Gut gelaunt ging ich nach Hause, um meine Räuberhöhle am nächsten Tag schon wieder zu verlassen. Man hatte mir gesagt, dass in dem irischen Pub am Kreuzberg oft die Spiele der Fußballmannschaft Schalke 04 gezeigt werden. Dies war diesmal jedoch nicht der Fall. Am einen Ende des Pubs gab’s „Konferenz“, am anderen „Premiere League“. Es ist sehr schön dort zu gucken, weil so viele Engländer dort sind. Die meisten kommen aus Manchester.

Außerdem ist mein Freund Cord oft dort. Wir tauschen uns dann immer über politische Fragen aus und lachen dabei. Ich frage zum Beispiel, ob er wählen gehen wird, er antwortet, „nein, ich bin Antidemokrat!“, und ich finde es dann völlig unangebracht, dass er sich ärgert, wenn seine Mannschaft verliert. Er hasst die Grünen, weil sie alles totregulieren wollen, ich wünsch mir zu Weihnachten einen Polizisten, der aufpasst, dass ich nicht zu Hause rauche. Er sagt: „Ich geh nicht wählen, das macht ja das Volk schon“. Ich sage: „Ich gehe gerne wählen, weil es Spaß macht.“ So verging der Nachmittag und es war schön. Gut gelaunt wurde oft gejubelt, weil viele Tore fielen.

Den Rest des Abends verbrachte ich bei netten Hippieaktivisten.

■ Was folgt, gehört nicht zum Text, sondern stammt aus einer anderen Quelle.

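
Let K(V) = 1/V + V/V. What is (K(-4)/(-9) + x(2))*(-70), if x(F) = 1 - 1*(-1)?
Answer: -805/6 ≈ -134.17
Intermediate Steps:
x(F) = 2 (x(F) = 1 + 1 = 2)
K(V) = 1 + 1/V (K(V) = 1/V + 1 = 1 + 1/V)
(K(-4)/(-9) + x(2))*(-70) = (((1 - 4)/(-4))/(-9) + 2)*(-70) = (-¼*(-3)*(-⅑) + 2)*(-70) = ((¾)*(-⅑) + 2)*(-70) = (-1/12 + 2)*(-70) = (23/12)*(-70) = -805/6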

So nannte ich sie jedenfalls für mich so. Nach dem Essen saßen wir an einem langen Tisch vor drei Computern und guckten zeitgenössisches Kabarett im Internet. Wie schon im vorletzten „Tatort“ klebte im Hintergrund immer irgendwo ein Atomkraft-Nein-danke-Protestzeichen. Und als die Nachricht von der Lockerung des Kondomverbots wie ein Lauffeuer durchs Internet wehte, stießen wir begeistert auf „unseren“ Papst an.